Ernie Dell hatte Feuer an mehreren leerstehenden Gebäuden in der Stark Street gelegt. Dieser Abschnitt der Straße war so trostlos und bar jeder Anzeichen einer zivilisierten Gesellschaft, dass man den Eindruck haben konnte, hier wäre eine Bombe eingeschlagen. Auf solche Gelände wagten sich nur abgefahrene verrückte Typen wie Ernie Dell. Ernie war in meinem Alter, und seit ich ihn kenne, also ungefähr mein ganzes Leben, war er mit einer Statur wie ein Butternusskürbis gestraft. Kleiner, länglicher Kopf, schmale Schultern, breiter Hintern.
Zweiter auf der Liste war Myron Kaplan, 78. Aus irgendeinem Grund, der nicht in der Akte vermerkt war, hatte er seinen Zahnarzt mit der Waffe bedroht und bestohlen. Auf den ersten Blick würde es wohl nicht schwierig werden, ihn festzunehmen, doch bei alten Leutchen wusste man nie, plötzlich entpuppten sie sich als wahre Furien.
Letzter auf der Liste war Cameron Manfred. Wenn ich Ranger um Mithilfe bei einer Festnahme bitten würde, dann wäre Cameron Manfred so ein Kandidat. Er sah nicht gerade aus wie Mamas Liebling. Er war 26, und dies war bereits sein dritter bewaffneter Raubüberfall. Vor zwei Jahren hatte er sich eine Anzeige wegen Vergewaltigung eingefangen, doch die Beweise reichten für eine Anklage nicht aus. Außerdem war er schwerer Körperverletzung bezichtigt worden. Das Opfer, Mitglied einer rivalisierenden Bande, hatte sein Gehör und sein rechtes Auge eingebüßt, und ihm waren obendrein fast sämtliche Knochen gebrochen worden, doch er verweigerte die Zeugenaussage, und am Ende wurde die Klage aus Mangel an Beweisen fallengelassen. Manfred arbeitete für eine Spedition und wohnte in der Sozialsiedlung. Das Polizeifoto zeigte ihn mit zwei Tränen-Tattoos im Gesicht. Bekanntlich ließen sich Gangmitglieder Tränen unter die Augen tätowieren, wenn sie jemanden getötet hatten.
Ich schickte eine SMS an Ranger, dass ich für eine Weile außer Haus sei, zog mir mein Sweatshirt über, klaute mir ein paar Müsliriegel aus der Küche und fuhr mit dem Aufzug in die Tiefgarage. Es war wenig Verkehr heute Morgen, der Himmel war grau, und die Temperatur lag bei zehn Grad, schon recht kühl für September.

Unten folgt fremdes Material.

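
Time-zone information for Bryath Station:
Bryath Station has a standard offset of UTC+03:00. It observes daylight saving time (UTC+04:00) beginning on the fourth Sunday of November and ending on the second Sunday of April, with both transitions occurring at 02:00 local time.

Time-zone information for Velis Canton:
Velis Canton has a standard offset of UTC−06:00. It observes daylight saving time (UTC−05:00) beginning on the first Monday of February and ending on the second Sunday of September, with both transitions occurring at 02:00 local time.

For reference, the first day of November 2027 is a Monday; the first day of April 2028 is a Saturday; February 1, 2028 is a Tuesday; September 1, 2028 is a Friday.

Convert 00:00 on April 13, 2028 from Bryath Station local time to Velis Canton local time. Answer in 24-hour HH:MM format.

16:00

1 November 2027 is a Monday, so the first Sunday is November 7 and the fourth is November 28.
1 April 2028 is a Saturday, so the first Sunday is April 2 and the second is April 9.
April 13, 2028 does not fall between 28 November 2027 and 9 April 2028, so daylight saving is not in effect and Bryath Station is at UTC+03:00.
00:00 Bryath Station − 3h = 21:00 UTC (rolling into the previous day, 12 April 2028).
1 February 2028 is a Tuesday, so the first Monday is February 7.
1 September 2028 is a Friday, so the first Sunday is September 3 and the second is September 10.
At the standard offset (UTC−06:00), 21:00 UTC − 6h = 15:00 Velis Canton standard time.
The standard-time date in Velis Canton, April 12, 2028, falls between 7 February and 10 September, so daylight saving is in effect and Velis Canton is at UTC−05:00.
21:00 UTC − 5h = 16:00 Velis Canton.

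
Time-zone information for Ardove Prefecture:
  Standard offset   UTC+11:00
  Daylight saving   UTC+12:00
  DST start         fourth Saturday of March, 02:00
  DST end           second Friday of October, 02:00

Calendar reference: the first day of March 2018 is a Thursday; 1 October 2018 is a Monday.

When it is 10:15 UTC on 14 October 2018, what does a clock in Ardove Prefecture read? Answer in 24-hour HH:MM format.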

Ich hielt vor dem Kautionsbüro an und stellte mich hinter den Pick-up-Truck der Handwerker, die gerade das Schaufenster reparierten. Connie war da, von Lula keine Spur.
»Sie hat eben angerufen«, erklärte Connie. »Sie hätte Probleme mit ihrer Kleidung, aber die wären jetzt geklärt, und sie käme jetzt zur Arbeit.«
Im selben Moment flog die Tür auf, und Lula rauschte herein, in Schussweste und mit Polizeihelm. »Sind wir hier auch sicher?«, fragte sie. »Ihr habt doch auch im hinteren Zimmer nachgeguckt, oder? Ich will kein Risiko eingehen, solange die Chipotle-Killer nicht gefasst sind.«
»Bist du in der Aufmachung durch die Stadt gefahren?«, fragte ich sie.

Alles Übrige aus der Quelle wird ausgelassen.